Heureusement que ce matin les quelques averses ont nettoyé tout ça. On voit, sur les trottoirs, les petits tas de poussières jaunes qui s'agglomèrent ça et là. La première journée de Feria a été troublée par la pluie, et les traditionnelles norias de calèches et de chevaux se sont résumées à quelques timides allers retours.
Condamnée à deux ans d'incarcération pour avoir blanchi de l'argent sale issu des divers trafics de son compagnon, Julian Muñoz, l'ancien maire de Marbella, la chanteuse Isabel Pantoja, l'ancienne femme du torero Paquiri et vedette de la variété typique, est sortie de prison début mars, après quinze mois passés derrière les barreaux de la Centrale pour femmes d'Alcala de Guadaira.
La chanteuse y était entrée le 22 novembre 2014, à l'heure où l'on célébrait, dans la Cathédrale de Séville, les obsèques de la fantasque Cayetana Stuart-Fitz-James, dix-huitième Duchesse d'Albe... Deux chromos magnifiques et outranciers, deux images saturées de l'imaginaire sévillan quittaient brutalement la scène andalouse, l'une vers le crématorium, l'autre vers les écrous.

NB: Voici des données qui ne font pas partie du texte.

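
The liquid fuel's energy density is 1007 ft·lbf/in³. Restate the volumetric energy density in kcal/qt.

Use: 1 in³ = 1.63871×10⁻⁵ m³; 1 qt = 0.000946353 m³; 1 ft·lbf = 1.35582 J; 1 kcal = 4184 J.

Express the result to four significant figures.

18.84 kcal/qt

1007 ft·lbf/in³ × 1.35582 J/ft·lbf ÷ 1.63871×10⁻⁵ m³/in³ = 8.33162×10⁷ J/m³
8.33162×10⁷ J/m³ ÷ 4184 J/kcal × 0.000946353 m³/qt = 18.8448 kcal/qt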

Dans le Diario de Sevilla de ce matin, avec ce mélange d'impudeur et de violence qui caractérise ici la presse, on apprenait que la chanteuse, en liberté conditionnelle, prépare pour l'automne prochain son retour sur les scènes espagnoles. Mais on nous racontait surtout qu'elle a passé le week-end dernier à la Clinique Santa Angela de la Cruz de Dos Hermanas, dans la banlieue de Séville, pour se préparer. La Pantoja a voulu, avant de retrouver son public, se soumettre à deux opérations de chirurgie esthétique. Et le journal de préciser avec tact qu'il s'agit en l'occurrence d'un remodelage mammaire et d'une réduction du ventre. On est ravi de l'apprendre, et toujours un peu surpris de la nature de l'affection que les andalous portent à leurs idoles...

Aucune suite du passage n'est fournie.